Une collaboration pionnière entre l’Université de Portsmouth et Southern Water devrait tester une nouvelle approche de restauration environnementale : le déploiement de zones humides flottantes. En installant des radeaux spécialement conçus dans les eaux côtières, le projet vise à « récupérer » les habitats dans les zones où les écosystèmes naturels ont été remplacés par des digues en béton et des défenses contre les inondations.
La crise des habitats en voie de disparition
L’urgence de ce projet est motivée par un déclin environnemental stupéfiant. Selon les chercheurs, plus de 85 % de la végétation aquatique et marine, y compris des espèces vitales comme les marais salants, les herbiers marins et le varech, ont disparu au cours des 50 dernières années.
Cette perte n’est pas seulement esthétique ; cela représente un effondrement des fondements biologiques de nos océans. Ces habitats agissent comme :
– Pépinières naturelles pour poissons et vie marine diversifiée.
– Systèmes de filtration d’eau qui améliorent la qualité de l’eau locale.
– Barrières de protection qui contribuent à stabiliser les environnements côtiers.
À mesure que le développement urbain et les infrastructures matérielles (comme les barrières en béton) continuent de se développer, les espaces « verts » naturels nécessaires à ces fonctions sont évincés.
Ingénierie d’un “marais salé flottant”
La principale innovation de ce projet réside dans sa capacité à créer un habitat là où les terres ne sont plus disponibles. En utilisant des radeaux flottants pour héberger les plantes des marais salants, l’équipe construit essentiellement un écosystème mobile et flottant.
Bien que des systèmes flottants aient déjà été testés, ce projet repousse les limites en testant des espèces marines sur ces radeaux, un exploit qui n’a été tenté que six fois auparavant. L’objectif est de créer un « marais salant flottant » fonctionnel, capable de prospérer dans des zones côtières fortement modifiées, offrant un refuge aux espèces marines et reconstituant la biodiversité dans des zones auparavant considérées comme des zones « mortes ».
Tests et évolutivité
La recherche est actuellement en cours au Southcoast Wake Park à Portsmouth. Pour garantir que le projet apporte une véritable valeur écologique, les scientifiques emploient une stratégie de surveillance rigoureuse « avant et après ». Les indicateurs clés comprennent :
1. Améliorations de la qualité de l’eau résultant de la filtration des plantes.

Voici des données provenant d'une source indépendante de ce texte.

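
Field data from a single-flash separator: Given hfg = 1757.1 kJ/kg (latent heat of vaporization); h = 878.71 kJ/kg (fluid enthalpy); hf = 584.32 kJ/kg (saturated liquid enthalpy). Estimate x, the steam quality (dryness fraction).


x = (h - hf) / hfg
x = (878.71 - 584.32) / 1757.1
x = 0.16754


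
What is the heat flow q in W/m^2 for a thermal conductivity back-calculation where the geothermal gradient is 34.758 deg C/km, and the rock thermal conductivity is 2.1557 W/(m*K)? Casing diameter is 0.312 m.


q = k * grad / 1000
q = 2.1557 * 34.758 / 1000
q = 0.074928 W/m^2


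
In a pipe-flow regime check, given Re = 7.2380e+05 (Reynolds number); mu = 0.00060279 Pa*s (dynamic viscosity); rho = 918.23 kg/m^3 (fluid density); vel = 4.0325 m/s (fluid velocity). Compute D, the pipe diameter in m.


D = Re * mu / (rho * vel)
D = 7.2380e+05 * 0.00060279 / (918.23 * 4.0325)
D = 0.11783 m


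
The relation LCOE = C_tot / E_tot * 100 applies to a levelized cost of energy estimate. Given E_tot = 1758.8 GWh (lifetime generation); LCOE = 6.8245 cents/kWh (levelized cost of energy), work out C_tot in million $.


C_tot = LCOE / 100 * E_tot
C_tot = 6.8245 / 100 * 1758.8
C_tot = 120.03 million $


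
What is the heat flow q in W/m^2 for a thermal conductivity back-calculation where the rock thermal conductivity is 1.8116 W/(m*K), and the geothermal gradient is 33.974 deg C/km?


q = k * grad / 1000
q = 1.8116 * 33.974 / 1000
q = 0.061547 W/m^2


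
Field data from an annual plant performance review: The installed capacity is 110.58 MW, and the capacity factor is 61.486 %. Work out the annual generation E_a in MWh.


E_a = CF / 100 * cap * 8760
E_a = 61.486 / 100 * 110.58 * 8760
E_a = 5.9560e+05 MWh


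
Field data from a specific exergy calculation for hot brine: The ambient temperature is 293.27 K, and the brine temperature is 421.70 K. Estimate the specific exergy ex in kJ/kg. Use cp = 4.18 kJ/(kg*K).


ex = cp * ((T_b - T_0) - T_0 * ln(T_b/T_0))
ex = 4.18 * ((421.70 - 293.27) - 293.27 * ln(421.70/293.27))
ex = 91.601 kJ/kg


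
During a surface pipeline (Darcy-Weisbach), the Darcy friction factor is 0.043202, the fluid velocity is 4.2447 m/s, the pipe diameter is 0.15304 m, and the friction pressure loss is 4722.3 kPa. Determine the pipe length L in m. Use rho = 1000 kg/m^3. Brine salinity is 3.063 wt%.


L = dP*1000*D / (f*rho*vel^2/2)
L = 4722.3*1000*0.15304 / (0.043202*1000*4.2447^2/2)
L = 1856.9 m


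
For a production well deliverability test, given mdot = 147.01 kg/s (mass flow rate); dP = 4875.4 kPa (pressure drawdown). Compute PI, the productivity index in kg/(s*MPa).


PI = mdot * 1000 / dP
PI = 147.01 * 1000 / 4875.4
PI = 30.153 kg/(s*MPa)


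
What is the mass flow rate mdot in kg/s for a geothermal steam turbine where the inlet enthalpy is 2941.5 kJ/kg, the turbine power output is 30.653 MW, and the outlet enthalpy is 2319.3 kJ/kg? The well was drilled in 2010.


mdot = P * 1000 / (h_in - h_out)
mdot = 30.653 * 1000 / (2941.5 - 2319.3)
mdot = 49.266 kg/s


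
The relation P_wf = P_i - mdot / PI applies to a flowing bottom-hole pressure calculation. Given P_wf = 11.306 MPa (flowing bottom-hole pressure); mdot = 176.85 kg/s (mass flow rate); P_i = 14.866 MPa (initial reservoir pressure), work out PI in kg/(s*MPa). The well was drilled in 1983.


PI = mdot / (P_i - P_wf)
PI = 176.85 / (14.866 - 11.306)
PI = 49.677 kg/(s*MPa)


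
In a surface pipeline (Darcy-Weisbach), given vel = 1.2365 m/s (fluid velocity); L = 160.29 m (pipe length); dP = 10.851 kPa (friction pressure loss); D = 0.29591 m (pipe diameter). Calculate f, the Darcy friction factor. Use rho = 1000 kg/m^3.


f = dP*1000 / ((L/D)*(rho*vel^2/2))
f = 10.851*1000 / ((160.29/0.29591)*(1000*1.2365^2/2))
f = 0.026204


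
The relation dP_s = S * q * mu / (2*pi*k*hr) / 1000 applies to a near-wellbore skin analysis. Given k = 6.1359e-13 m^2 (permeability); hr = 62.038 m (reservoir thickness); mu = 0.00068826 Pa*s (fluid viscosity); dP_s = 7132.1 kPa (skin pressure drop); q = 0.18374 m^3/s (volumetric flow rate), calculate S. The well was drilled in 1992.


S = dP_s * 1000 * 2*pi*k*hr / (q*mu)
S = 7132.1 * 1000 * 2*pi*6.1359e-13*62.038 / (0.18374*0.00068826)
S = 13.489


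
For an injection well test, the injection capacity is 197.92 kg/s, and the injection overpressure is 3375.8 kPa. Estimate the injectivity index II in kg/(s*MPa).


II = mdot * 1000 / dP
II = 197.92 * 1000 / 3375.8
II = 58.629 kg/(s*MPa)


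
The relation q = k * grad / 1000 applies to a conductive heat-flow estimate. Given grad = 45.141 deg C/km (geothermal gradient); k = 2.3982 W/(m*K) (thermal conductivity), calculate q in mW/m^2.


q = k * grad / 1000
q = 2.3982 * 45.141 / 1000
q = 0.1082571 W/m^2
Convert: 0.1082571 W/m^2 * 1000.0 = 108.26 mW/m^2
q = 108.26 mW/m^2


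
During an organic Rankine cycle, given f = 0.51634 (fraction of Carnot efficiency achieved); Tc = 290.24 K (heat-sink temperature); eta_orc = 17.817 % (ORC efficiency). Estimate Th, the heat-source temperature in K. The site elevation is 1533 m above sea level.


Th = Tc / (1 - (eta_orc/100)/f)
Th = 290.24 / (1 - (17.817/100)/0.51634)
Th = 443.16 K


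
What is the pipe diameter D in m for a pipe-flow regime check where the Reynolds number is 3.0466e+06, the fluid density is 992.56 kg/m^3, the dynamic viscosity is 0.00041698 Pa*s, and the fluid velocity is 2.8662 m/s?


D = Re * mu / (rho * vel)
D = 3.0466e+06 * 0.00041698 / (992.56 * 2.8662)
D = 0.44655 m


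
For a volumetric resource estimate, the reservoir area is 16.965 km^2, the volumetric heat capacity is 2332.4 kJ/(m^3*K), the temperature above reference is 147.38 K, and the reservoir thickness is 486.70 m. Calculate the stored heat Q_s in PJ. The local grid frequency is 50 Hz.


Step 1: Vr = A*1e6*hr = 16.965*1e6*486.7 = 8.256866e+09 m^3
Step 2: Q_s = Vr*rhoc*dT/1e12 = 8.256866e+09*2332.4*147.38/1e12 = 2838.3 PJ
Q_s = 2838.3 PJ


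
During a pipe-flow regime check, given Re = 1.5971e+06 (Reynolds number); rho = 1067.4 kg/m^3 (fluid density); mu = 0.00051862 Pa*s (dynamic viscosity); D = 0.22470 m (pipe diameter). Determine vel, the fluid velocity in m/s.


vel = Re * mu / (rho * D)
vel = 1.5971e+06 * 0.00051862 / (1067.4 * 0.22470)
vel = 3.4534 m/s


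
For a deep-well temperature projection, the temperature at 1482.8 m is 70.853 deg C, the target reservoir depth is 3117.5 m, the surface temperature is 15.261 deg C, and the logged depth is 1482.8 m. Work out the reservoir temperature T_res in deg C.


Step 1: grad = (T_d1 - T_surf)/d1 * 1000 = (70.853 - 15.261)/1482.8 * 1000 = 37.49123 deg C/km
Step 2: T_res = T_surf + grad*d2/1000 = 15.261 + 37.49123*3117.5/1000 = 132.14 deg C
T_res = 132.14 deg C


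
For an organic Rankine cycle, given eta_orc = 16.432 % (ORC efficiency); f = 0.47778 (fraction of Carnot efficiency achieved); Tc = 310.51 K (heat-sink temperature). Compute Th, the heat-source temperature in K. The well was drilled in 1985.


Th = Tc / (1 - (eta_orc/100)/f)
Th = 310.51 / (1 - (16.432/100)/0.47778)
Th = 473.28 K


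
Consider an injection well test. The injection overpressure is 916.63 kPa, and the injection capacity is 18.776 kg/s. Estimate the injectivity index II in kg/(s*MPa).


II = mdot * 1000 / dP
II = 18.776 * 1000 / 916.63
II = 20.484 kg/(s*MPa)


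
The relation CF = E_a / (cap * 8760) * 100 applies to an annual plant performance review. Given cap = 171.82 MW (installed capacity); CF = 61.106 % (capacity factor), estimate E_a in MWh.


E_a = CF / 100 * cap * 8760
E_a = 61.106 / 100 * 171.82 * 8760
E_a = 9.1973e+05 MWh


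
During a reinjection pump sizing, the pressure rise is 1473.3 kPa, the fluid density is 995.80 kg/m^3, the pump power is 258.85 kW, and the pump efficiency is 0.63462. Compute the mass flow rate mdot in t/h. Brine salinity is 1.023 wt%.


mdot = P_pump * rho * eta / dP
mdot = 258.85 * 995.80 * 0.63462 / 1473.3
mdot = 111.0306 kg/s
Convert: 111.0306 kg/s * 3.6 = 399.71 t/h
mdot = 399.71 t/h


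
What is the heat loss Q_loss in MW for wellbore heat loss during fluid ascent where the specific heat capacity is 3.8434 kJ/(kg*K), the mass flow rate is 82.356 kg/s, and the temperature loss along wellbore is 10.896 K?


Q_loss = mdot * cp * dT
Q_loss = 82.356 * 3.8434 * 10.896
Q_loss = 3448.879 kW
Convert: 3448.879 kW * 0.001 = 3.4489 MW
Q_loss = 3.4489 MW


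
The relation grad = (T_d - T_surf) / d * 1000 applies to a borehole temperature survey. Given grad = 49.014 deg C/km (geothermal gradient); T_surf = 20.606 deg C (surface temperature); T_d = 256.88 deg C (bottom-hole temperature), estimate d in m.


d = (T_d - T_surf) / grad * 1000
d = (256.88 - 20.606) / 49.014 * 1000
d = 4820.5 m


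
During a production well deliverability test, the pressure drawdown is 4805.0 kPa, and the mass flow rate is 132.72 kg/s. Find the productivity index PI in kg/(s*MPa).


PI = mdot * 1000 / dP
PI = 132.72 * 1000 / 4805.0
PI = 27.621 kg/(s*MPa)


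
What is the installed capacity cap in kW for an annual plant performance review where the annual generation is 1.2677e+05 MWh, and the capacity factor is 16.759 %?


cap = E_a / (CF/100 * 8760)
cap = 1.2677e+05 / (16.759/100 * 8760)
cap = 86.35039 MW
Convert: 86.35039 MW * 1000.0 = 86350 kW
cap = 86350 kW


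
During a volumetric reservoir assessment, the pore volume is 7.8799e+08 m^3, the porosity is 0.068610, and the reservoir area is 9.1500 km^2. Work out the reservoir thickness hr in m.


hr = Vp / (A * 1e6 * phi)
hr = 7.8799e+08 / (9.1500 * 1e6 * 0.068610)
hr = 1255.2 m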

2. Gains de biodiversité à mesure que de nouvelles espèces colonisent les radeaux.
3. Résilience des écosystèmes contre les facteurs de stress environnementaux.

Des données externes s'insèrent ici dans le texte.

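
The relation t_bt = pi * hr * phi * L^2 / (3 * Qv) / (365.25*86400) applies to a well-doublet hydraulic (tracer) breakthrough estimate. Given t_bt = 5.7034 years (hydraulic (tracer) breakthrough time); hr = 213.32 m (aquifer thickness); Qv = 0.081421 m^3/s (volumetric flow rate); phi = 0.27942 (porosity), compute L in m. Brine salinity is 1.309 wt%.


L = sqrt(t_bt*365.25*86400*3*Qv / (pi*hr*phi))
L = sqrt(5.7034*365.25*86400*3*0.081421 / (pi*213.32*0.27942))
L = 484.54 m


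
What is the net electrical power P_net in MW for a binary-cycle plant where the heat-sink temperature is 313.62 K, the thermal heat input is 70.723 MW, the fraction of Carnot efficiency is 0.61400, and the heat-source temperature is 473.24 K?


Step 1: eta = (1 - Tc/Th)*f = (1 - 313.62/473.24)*0.614 = 0.2070972
Step 2: P_net = eta * Q_in = 0.2070972 * 70.723 = 14.647 MW
P_net = 14.647 MW


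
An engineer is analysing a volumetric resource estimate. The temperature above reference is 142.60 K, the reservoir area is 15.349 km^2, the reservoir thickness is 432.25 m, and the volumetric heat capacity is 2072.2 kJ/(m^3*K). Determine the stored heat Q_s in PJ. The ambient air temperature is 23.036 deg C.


Step 1: Vr = A*1e6*hr = 15.349*1e6*432.25 = 6.634605e+09 m^3
Step 2: Q_s = Vr*rhoc*dT/1e12 = 6.634605e+09*2072.2*142.6/1e12 = 1960.5 PJ
Q_s = 1960.5 PJ


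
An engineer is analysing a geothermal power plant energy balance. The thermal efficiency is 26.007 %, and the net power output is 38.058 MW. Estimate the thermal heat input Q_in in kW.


Q_in = W_net / (eta / 100)
Q_in = 38.058 / (26.007 / 100)
Q_in = 146.3375 MW
Convert: 146.3375 MW * 1000.0 = 1.4634e+05 kW
Q_in = 1.4634e+05 kW


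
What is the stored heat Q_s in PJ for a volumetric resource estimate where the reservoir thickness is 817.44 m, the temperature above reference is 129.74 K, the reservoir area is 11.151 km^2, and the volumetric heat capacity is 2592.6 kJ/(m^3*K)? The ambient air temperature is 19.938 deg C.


Step 1: Vr = A*1e6*hr = 11.151*1e6*817.44 = 9.115273e+09 m^3
Step 2: Q_s = Vr*rhoc*dT/1e12 = 9.115273e+09*2592.6*129.74/1e12 = 3066.0 PJ
Q_s = 3066.0 PJ


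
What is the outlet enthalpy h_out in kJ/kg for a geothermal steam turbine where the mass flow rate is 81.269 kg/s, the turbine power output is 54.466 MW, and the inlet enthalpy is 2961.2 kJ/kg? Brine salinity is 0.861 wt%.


h_out = h_in - P * 1000 / mdot
h_out = 2961.2 - 54.466 * 1000 / 81.269
h_out = 2291.0 kJ/kg


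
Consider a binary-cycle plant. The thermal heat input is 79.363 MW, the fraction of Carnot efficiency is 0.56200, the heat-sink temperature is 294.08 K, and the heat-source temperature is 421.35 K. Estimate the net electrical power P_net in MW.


Step 1: eta = (1 - Tc/Th)*f = (1 - 294.08/421.35)*0.562 = 0.1697537
Step 2: P_net = eta * Q_in = 0.1697537 * 79.363 = 13.472 MW
P_net = 13.472 MW


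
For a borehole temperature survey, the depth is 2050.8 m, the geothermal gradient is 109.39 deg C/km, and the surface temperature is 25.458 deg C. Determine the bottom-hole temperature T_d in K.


T_d = T_surf + grad * d / 1000
T_d = 25.458 + 109.39 * 2050.8 / 1000
T_d = 249.7950 deg C
Convert to K: 249.7950 + 273.15 = 522.94 K
T_d = 522.94 K


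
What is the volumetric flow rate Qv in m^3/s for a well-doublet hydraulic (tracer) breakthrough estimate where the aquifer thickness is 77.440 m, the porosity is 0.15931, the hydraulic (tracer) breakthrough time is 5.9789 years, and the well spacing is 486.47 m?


Qv = pi*hr*phi*L^2 / (3*t_bt*365.25*86400)
Qv = pi*77.440*0.15931*486.47^2 / (3*5.9789*365.25*86400)
Qv = 0.016204 m^3/s


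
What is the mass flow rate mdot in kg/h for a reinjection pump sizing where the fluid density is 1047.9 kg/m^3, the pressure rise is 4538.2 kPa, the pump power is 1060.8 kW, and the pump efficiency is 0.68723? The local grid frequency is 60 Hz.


mdot = P_pump * rho * eta / dP
mdot = 1060.8 * 1047.9 * 0.68723 / 4538.2
mdot = 168.3340 kg/s
Convert: 168.3340 kg/s * 3600.0 = 6.0600e+05 kg/h
mdot = 6.0600e+05 kg/h


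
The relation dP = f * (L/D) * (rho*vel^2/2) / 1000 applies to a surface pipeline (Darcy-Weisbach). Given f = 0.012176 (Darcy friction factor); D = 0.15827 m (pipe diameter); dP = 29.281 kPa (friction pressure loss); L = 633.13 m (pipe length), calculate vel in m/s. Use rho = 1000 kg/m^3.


vel = sqrt(dP*1000*2*D / (f*L*rho))
vel = sqrt(29.281*1000*2*0.15827 / (0.012176*633.13*1000))
vel = 1.0965 m/s


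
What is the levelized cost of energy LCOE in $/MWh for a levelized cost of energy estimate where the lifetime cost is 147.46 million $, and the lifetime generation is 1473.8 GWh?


LCOE = C_tot / E_tot * 100
LCOE = 147.46 / 1473.8 * 100
LCOE = 10.00543 cents/kWh
Convert: 10.00543 cents/kWh * 10.0 = 100.05 $/MWh
LCOE = 100.05 $/MWh


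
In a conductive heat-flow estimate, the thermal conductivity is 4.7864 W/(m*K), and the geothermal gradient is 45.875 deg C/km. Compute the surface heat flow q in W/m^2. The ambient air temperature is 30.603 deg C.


q = k * grad / 1000
q = 4.7864 * 45.875 / 1000
q = 0.21958 W/m^2


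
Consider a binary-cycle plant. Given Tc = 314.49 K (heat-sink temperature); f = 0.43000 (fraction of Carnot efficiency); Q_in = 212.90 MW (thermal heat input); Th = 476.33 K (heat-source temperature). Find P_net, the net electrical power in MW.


Step 1: eta = (1 - Tc/Th)*f = (1 - 314.49/476.33)*0.43 = 0.1460987
Step 2: P_net = eta * Q_in = 0.1460987 * 212.9 = 31.104 MW
P_net = 31.104 MW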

Si ces essais s’avèrent concluants, les implications seront significatives. Southern Water suggère que cette technologie n’est pas seulement une solution locale mais une solution évolutive qui pourrait être déployée à travers le Royaume-Uni dans les environnements marins et d’eau douce.

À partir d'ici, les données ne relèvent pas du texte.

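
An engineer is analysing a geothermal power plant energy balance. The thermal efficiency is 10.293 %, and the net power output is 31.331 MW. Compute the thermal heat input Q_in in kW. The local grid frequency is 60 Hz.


Q_in = W_net / (eta / 100)
Q_in = 31.331 / (10.293 / 100)
Q_in = 304.3913 MW
Convert: 304.3913 MW * 1000.0 = 3.0439e+05 kW
Q_in = 3.0439e+05 kW


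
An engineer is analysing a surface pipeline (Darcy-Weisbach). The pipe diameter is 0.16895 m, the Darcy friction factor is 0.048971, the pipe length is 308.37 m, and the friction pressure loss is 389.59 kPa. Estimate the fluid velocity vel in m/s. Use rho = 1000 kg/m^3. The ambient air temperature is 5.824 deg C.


vel = sqrt(dP*1000*2*D / (f*L*rho))
vel = sqrt(389.59*1000*2*0.16895 / (0.048971*308.37*1000))
vel = 2.9525 m/s


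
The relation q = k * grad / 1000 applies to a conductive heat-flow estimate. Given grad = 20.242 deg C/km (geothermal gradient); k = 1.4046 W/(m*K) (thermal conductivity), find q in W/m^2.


q = k * grad / 1000
q = 1.4046 * 20.242 / 1000
q = 0.028432 W/m^2


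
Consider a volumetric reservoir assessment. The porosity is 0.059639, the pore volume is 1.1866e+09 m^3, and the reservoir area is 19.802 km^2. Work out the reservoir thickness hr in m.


hr = Vp / (A * 1e6 * phi)
hr = 1.1866e+09 / (19.802 * 1e6 * 0.059639)
hr = 1004.8 m


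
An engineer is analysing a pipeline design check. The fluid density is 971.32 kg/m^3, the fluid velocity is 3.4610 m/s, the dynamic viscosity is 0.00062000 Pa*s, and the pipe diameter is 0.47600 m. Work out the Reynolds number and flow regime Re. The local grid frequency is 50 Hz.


Step 1: Re = rho*vel*D/mu = 971.32*3.461*0.476/0.00062 = 2.5809e+06
Step 2: Re = 2.5809e+06 > 4000, so flow is turbulent.
Re = 2.5809e+06 (turbulent)


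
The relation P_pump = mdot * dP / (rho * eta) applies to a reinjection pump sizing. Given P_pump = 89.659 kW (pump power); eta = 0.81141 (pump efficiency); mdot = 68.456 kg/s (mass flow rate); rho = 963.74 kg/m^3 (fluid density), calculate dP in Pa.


dP = P_pump * rho * eta / mdot
dP = 89.659 * 963.74 * 0.81141 / 68.456
dP = 1024.195 kPa
Convert: 1024.195 kPa * 1000.0 = 1.0242e+06 Pa
dP = 1.0242e+06 Pa


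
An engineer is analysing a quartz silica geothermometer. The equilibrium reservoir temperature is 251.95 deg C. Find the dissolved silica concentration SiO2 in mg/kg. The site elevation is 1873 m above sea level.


SiO2 = 10^(5.19 - 1309/(T_eq + 273.15))
SiO2 = 10^(5.19 - 1309/(251.95 + 273.15))
SiO2 = 497.90 mg/kg


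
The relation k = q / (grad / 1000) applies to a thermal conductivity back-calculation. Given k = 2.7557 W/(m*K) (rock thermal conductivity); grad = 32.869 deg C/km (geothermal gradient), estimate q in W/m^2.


q = k * grad / 1000
q = 2.7557 * 32.869 / 1000
q = 0.090577 W/m^2


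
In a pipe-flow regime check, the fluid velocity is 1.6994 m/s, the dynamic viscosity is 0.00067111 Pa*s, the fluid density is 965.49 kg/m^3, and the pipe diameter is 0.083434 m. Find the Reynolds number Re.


Re = rho * vel * D / mu
Re = 965.49 * 1.6994 * 0.083434 / 0.00067111
Re = 2.0398e+05


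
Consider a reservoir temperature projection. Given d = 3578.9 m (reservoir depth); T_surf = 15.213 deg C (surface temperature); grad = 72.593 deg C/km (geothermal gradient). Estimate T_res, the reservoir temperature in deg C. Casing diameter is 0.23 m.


T_res = T_surf + grad * d / 1000
T_res = 15.213 + 72.593 * 3578.9 / 1000
T_res = 275.02 deg C


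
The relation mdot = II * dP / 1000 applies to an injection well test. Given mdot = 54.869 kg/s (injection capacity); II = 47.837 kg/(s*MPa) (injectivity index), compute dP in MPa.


dP = mdot * 1000 / II
dP = 54.869 * 1000 / 47.837
dP = 1146.999 kPa
Convert: 1146.999 kPa * 0.001 = 1.1470 MPa
dP = 1.1470 MPa


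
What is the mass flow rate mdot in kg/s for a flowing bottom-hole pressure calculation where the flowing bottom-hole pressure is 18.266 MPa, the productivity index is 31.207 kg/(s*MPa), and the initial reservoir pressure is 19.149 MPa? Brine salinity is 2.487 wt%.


mdot = (P_i - P_wf) * PI
mdot = (19.149 - 18.266) * 31.207
mdot = 27.556 kg/s


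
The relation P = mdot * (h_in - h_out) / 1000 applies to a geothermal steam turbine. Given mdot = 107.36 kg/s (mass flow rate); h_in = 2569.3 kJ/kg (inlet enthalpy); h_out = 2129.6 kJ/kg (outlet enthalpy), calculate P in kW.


P = mdot * (h_in - h_out) / 1000
P = 107.36 * (2569.3 - 2129.6) / 1000
P = 47.20619 MW
Convert: 47.20619 MW * 1000.0 = 47206 kW
P = 47206 kW


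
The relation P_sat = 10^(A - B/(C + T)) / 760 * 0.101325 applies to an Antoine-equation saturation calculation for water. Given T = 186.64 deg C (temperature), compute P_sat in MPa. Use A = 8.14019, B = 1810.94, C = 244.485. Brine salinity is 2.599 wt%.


P_sat = 10^(A - B/(C + T)) / 760 * 0.101325
P_sat = 10^(8.14019 - 1810.94/(244.485 + 186.64)) / 760 * 0.101325
P_sat = 1.1604 MPa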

“En créant un marais salant flottant, nous réintroduisons un habitat dans des espaces où il a été complètement perdu à cause du développement”, note le Dr Ian Hendy de l’Institut des sciences marines.
Conclusion
Ce projet représente une évolution vers une restauration « active », utilisant l’ingénierie pour contourner les limites des côtes urbanisées. En cas de succès, les zones humides flottantes pourraient constituer un modèle vital pour la reconstruction de la biodiversité face à la perte mondiale d’habitats.